The term "mesostic" was coined by Norman O. Brown to describe the acrostic-like letter structures that John Cage used when writing short occasional prose-poems. These commemorative pieces were free verse structured by using an index of letters taken from the name of the dedicatee as a spine.

  
             a utility aMong 
                      swAllows
                 is theiR
                    musiC.
                      thEy produce it mid-air
             to avoid coLliding.
                      . . .
                the sounDs
                of the bUgle
         were out of my Control,
                       tHough without
                    my hAving
                        Made the effort
they wouldn't have been Produced.

- from 36 mesostics re and not re Marcel Duchamp (1970)


In 1976, Cage followed the letters JAMESJOYCE through Finnegans Wake to create a reduction of that text, in the form of a mesostic. This resulted in some 600+ handwritten pages that were deemed inappropriate for publication by his editor at Wesleyan University Press. Cage reiterated the exercise with Finnegans Wake, but kept a catalog of each syllable used to represent each index letter and did not permit a repetition of those syllables to occur in the mesostic. This was published as Writing for the Second Time Through Finnegans Wake in 1977. This writing became the spoken word portion of the soundscape Roaratorio, an Irish Circus on Finnegans Wake, which Cage produced at IRCAM in 1979 for broadcast on WDR. The project led Cage to correspond with Louis Mink, the author of A Finnegans Wake Gazetter, who proposed that a "pure mesostic" might not iterate either of the index letters in the words between those letters so that each line becomes a short lipogram.

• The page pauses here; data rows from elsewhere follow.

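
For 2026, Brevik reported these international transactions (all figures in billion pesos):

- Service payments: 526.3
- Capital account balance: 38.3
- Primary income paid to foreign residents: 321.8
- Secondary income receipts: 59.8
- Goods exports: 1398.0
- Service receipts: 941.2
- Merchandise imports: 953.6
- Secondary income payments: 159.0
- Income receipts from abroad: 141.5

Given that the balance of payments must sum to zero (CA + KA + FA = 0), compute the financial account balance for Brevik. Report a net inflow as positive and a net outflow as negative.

-618.1

Goods balance = 1398.0 - 953.6 = 444.4
Services balance = 941.2 - 526.3 = 414.9
Trade balance (goods + services) = 444.4 + 414.9 = 859.3
Net primary income = 141.5 - 321.8 = -180.3
Net secondary income = 59.8 - 159.0 = -99.2
Current account = 859.3 + (-180.3) + (-99.2) = 579.8
Financial account = -(579.8 + 38.3) = -618.1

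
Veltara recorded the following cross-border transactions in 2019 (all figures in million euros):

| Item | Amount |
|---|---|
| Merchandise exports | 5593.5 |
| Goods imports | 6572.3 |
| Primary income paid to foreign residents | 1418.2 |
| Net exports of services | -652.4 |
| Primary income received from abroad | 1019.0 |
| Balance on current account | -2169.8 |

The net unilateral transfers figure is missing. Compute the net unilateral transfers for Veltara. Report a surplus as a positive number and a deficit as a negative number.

Current account = goods balance + services balance + net primary income + net secondary income
Sum of the known components = -2030.4
Net unilateral transfers = CA - (known components) = -2169.8 - (-2030.4) = -139.4

-139.4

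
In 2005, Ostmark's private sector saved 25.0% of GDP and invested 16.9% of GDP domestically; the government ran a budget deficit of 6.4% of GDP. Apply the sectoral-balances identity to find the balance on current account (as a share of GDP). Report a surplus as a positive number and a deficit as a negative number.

By the sectoral-balances identity, CA = (S_private - I) + (T - G).
Private balance = 25.0 - 16.9 = 8.1
Government balance (T - G) = -6.4
CA = 8.1 + (-6.4) = 1.7

1.7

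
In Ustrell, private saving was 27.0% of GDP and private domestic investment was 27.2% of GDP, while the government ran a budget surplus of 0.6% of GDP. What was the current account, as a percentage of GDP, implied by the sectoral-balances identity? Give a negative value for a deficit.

By the sectoral-balances identity, CA = (S_private - I) + (T - G).
Private balance = 27.0 - 27.2 = -0.2
Government balance (T - G) = 0.6
CA = -0.2 + 0.6 = 0.4

0.4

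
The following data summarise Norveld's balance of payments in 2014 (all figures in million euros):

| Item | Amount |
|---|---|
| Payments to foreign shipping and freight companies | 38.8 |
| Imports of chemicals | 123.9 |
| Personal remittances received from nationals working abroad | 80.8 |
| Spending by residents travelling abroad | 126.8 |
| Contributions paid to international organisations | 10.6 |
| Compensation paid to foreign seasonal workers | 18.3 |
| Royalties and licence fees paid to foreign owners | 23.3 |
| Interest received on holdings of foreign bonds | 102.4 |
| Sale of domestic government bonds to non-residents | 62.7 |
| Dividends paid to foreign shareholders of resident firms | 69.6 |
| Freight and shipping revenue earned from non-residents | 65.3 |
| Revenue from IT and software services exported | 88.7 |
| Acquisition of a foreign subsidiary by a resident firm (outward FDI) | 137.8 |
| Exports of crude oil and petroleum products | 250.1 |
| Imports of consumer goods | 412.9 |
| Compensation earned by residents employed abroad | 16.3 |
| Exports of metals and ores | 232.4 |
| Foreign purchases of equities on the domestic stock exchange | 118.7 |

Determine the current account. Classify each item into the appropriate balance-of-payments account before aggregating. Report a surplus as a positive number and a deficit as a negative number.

Goods: -412.9 + 232.4 + 250.1 - 123.9 = -54.3
Services: -38.8 - 126.8 - 23.3 + 88.7 + 65.3 = -34.9
Primary income: -69.6 + 102.4 - 18.3 + 16.3 = 30.8
Secondary income: 80.8 - 10.6 = 70.2
Current account = (-54.3) + (-34.9) + 30.8 + 70.2 = 11.8
(Excluded from the current account — financial account: sale of domestic government bonds to non-residents 62.7, acquisition of a foreign subsidiary by a resident firm (outward FDI) 137.8, foreign purchases of equities on the domestic stock exchange 118.7.)

11.8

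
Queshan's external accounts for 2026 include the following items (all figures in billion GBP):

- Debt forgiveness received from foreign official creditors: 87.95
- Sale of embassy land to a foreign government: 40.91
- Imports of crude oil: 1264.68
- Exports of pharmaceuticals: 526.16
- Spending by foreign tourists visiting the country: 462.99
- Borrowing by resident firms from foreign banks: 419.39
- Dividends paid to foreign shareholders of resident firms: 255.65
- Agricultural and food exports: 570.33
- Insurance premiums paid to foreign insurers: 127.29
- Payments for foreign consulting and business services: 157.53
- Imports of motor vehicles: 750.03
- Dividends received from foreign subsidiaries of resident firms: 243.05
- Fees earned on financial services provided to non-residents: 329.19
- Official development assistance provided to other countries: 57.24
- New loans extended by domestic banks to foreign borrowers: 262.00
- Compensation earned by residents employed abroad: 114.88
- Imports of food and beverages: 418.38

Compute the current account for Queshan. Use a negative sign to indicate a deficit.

Goods: -418.38 + 570.33 + 526.16 - 750.03 - 1264.68 = -1336.60
Services: -127.29 + 462.99 + 329.19 - 157.53 = 507.36
Primary income: 114.88 - 255.65 + 243.05 = 102.28
Secondary income: -57.24
Current account = (-1336.60) + 507.36 + 102.28 + (-57.24) = -784.20
(Excluded from the current account — capital account: debt forgiveness received from foreign official creditors 87.95, sale of embassy land to a foreign government 40.91; financial account: borrowing by resident firms from foreign banks 419.39, new loans extended by domestic banks to foreign borrowers 262.00.)

-784.20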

Cage accepted the idea of a pure mesostic (although he referred to them in later years as "perfect mesostics") and subsequently wrote through Finnegans Wake twice more, creating pure mesostics, once without any further restrictions and then again employing a catalog of possible syllables to avoid their repetition.

In later mesostics, Cage relied upon the computer program MESOLIST to identify words in a source text that would satisfy the index of the mesostic and chance operations based on the I Ching to select which of those words were to be used and the amount of text to remain of either side of the spinal word. This allowed him to practice non-intention when creating the mesostic in a similar way to his use of chance in his musical works. He described this as using the source text as an oracle to solve for the puzzle that the index of the mesostic proposes.

Sources consulted in the writing of this node:
The Roaring Silence, a biography of John Cage by David Revill, published in 1992 by Arcade Publishing.
Cage's writings, particularly M: Writings '67-'72, Empty Words: Writings '73-'78, Silence: Lectures and Writings, and A Year from Monday, all published by Wesleyan University Press.
Cage's setting of a selection of 15 of the 36 mesostics re and not re Marcel Duchamp as "Solo for Voice 91, Song with Electronics - Irrelevant", published in his Songbooks: Solos for Voice 3-92 (1970).